Oct 15, 2008 / 02:07 am
Pro-life advocates have warned that a new non-invasive pre-natal test for Down syndrome could increase ‘eugenic’ abortions. The new test, which checks a baby’s DNA, has been developed by researcher Dr. Stephen Quake and his team at Stanford University.
Studies in the United States and the United Kingdom have claimed that as many as 9 in 10 unborn children diagnosed with Down syndrome are aborted.
Carol Boys, chief executive of the Down’s Syndrome Association in Great Britain, recently told the BBC that the less invasive blood test will make pre-natal testing safer and more common.
“There is no question that these non-invasive tests will be introduced in the next few years,” she said. “It’s therefore incredibly important that potential parents are given accurate information on Down’s syndrome before they make a choice about whether to terminate or not.”
Allison Davis, a member of the No Less Human group associated with the British Society for the Protection of Unborn Children, argued that the new test was not a positive development.
“The new non-invasive test for Down's syndrome will inevitably mean more pre-natal testing, leading to more abortions of babies with the condition. Describing this as a 'breakthrough' is offensive to people who live with Down's syndrome, and to all who recognize the equal right to life of disabled people,” she said to LifeSiteNews.com.

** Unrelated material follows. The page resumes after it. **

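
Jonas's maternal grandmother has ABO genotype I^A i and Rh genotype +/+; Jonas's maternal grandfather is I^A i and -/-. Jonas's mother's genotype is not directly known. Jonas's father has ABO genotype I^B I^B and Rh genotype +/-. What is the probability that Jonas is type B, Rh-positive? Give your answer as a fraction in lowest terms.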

All pregnant women who seek pre-natal care with an obstetrician are offered screenings that can estimate the risk they are carrying a baby with Down syndrome, Cybercast News Service says. Blood tests search for “markers” associated with the genetic condition, in which a third copy of the 21st chromosome causes mild to severe mental retardation and distinct physical characteristics such as low muscle tone and upward slanting eyes.
Uncertainty about the effectiveness of such tests was found in a Norwegian study conducted by the Norwegian National Center for Fetal Medicine and released in August of 2008. The researchers found that prenatal testing was highly inaccurate, estimating the prenatal detection rate at only 43 percent.

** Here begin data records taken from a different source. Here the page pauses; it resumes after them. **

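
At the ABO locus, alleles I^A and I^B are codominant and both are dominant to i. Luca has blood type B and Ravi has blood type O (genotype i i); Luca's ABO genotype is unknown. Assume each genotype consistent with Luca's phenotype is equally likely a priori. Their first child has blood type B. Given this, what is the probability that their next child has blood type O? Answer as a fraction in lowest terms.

1/6

Possible genotypes: Luca ∈ {I^B I^B, I^B i}; Ravi ∈ {i i}.
Weight each parental genotype pair by prior × P(type-B child):
  I^B I^B × i i: posterior weight 2/3; P(next child type O) = 0.
  I^B i × i i: posterior weight 1/3; P(next child type O) = 1/2.
Weighted sum = 1/6.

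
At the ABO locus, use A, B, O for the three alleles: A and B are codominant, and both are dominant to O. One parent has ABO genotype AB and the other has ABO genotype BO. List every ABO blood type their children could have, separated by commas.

Gametes from AB × BO give offspring ABO genotypes AB, AO, BB, BO, i.e. phenotypes A, B, AB.

A, B, AB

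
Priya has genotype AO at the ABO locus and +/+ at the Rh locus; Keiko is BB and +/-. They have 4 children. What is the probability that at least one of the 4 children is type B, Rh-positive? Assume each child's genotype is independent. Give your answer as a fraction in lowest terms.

15/16

ABO cross AO × BB → 1/2 B, 1/2 AB.
Rh cross +/+ × +/- → 1 Rh+; so P(type B, Rh-positive) = 1/2 × 1 = 1/2 per child.
P(none) = (1/2)^4 = 1/16; P(at least one) = 1 − 1/16 = 15/16.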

Another study published in 2006 in the journal Nature found that prenatal screening may have incorrectly diagnosed genetic variations as defects, possibly leading to selective abortion based on inaccurate reports of genetic abnormality.

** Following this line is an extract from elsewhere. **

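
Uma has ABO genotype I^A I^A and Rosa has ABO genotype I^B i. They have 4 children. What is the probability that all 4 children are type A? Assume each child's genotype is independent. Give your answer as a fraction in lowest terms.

ABO cross I^A I^A × I^B i → 1/2 A, 1/2 AB.
So P(type A) = 1/2 per child.
All 4 independent: (1/2)^4 = 1/16.

1/16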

In January 2007 ACOG endorsed increased prenatal screening for all women, prompting Dr. Will Johnston, president of Canadian Physicians for Life, to argue the move is another step towards eugenics.
“The progress of eugenic abortion into the heart of our society is a classic example of ‘mission creep,’” Johnson said in an article posted on the group’s Web site in February 2007, Cybercast News Service reports.
“In the 1960s, we were told that legal abortion would be a rare tragic act in cases of exceptional hardship. In the ‘70s abortion began to be both decried and accepted as birth control. In the ‘80s respected geneticists pointed out that it was cheaper to hunt for and abort Down’s babies than to raise them. By the ‘90s that observation had been widely put into action. Now we are refining and extending our eugenic vision, with new tests and abortion as our central tools.”